Synthesis of dual-functional Ag/Au nanoparticles based on the decreased cavitating rate under alkaline conditions and the colorimetric detection of mercury(ii) and lead(ii)

Abstract

By increasing the pH value of the reaction solution and introducing a small amount of ascorbic acid, Ag/Au nanoparticles with small tips and two surface plasmon resonance (SPR) modes have been prepared. The formation of the two SPR modes results from the different shell and core Au/Ag ratios, which relies on the enhanced dealloying rate of the shell and the weakened cavitating rate of the core under high pH conditions. Then, these Ag/Au nanoparticles have been used in the ultrasensitive detection of Hg²⁺ and Pb²⁺ based on the resultant absorption intensity decrease of peaks I and II, which originates from the specific dissolution of Ag and the accelerated speed of the reaction between Na₂S₂O₃ and Au, respectively.
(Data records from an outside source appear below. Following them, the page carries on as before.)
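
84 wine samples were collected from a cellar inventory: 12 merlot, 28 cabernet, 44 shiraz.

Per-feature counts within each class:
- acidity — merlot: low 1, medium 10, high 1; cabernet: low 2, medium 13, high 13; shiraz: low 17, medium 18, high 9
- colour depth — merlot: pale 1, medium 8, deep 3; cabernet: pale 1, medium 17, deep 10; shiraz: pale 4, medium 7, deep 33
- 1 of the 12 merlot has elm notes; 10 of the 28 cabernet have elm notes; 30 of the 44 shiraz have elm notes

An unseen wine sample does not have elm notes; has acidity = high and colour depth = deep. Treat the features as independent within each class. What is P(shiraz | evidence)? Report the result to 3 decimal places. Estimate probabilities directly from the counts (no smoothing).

0.401

merlot: (12/84) × (1/12) × (3/12) × (11/12) ≈ 0.00272817
cabernet: (28/84) × (13/28) × (10/28) × (18/28) ≈ 0.0355321
shiraz: (44/84) × (9/44) × (33/44) × (14/44) ≈ 0.0255682
P(shiraz | x) = 0.0255682 / 0.06382847 ≈ 0.401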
The results showed an excellent limit of detection (LOD) of 5 nM for Hg²⁺ and 1.4 nM for Pb²⁺, and linear ranges from 30 to 400 nM and from 3 to 180 nM, respectively. Meanwhile, we believe that these bimetallic nanoparticles have widespread applications in sensing and modulating pH based on the dealloying rate of the shell and the cavitating rate of the core which can be extended to the synthesis of other dual-functional metallic nanoprobes.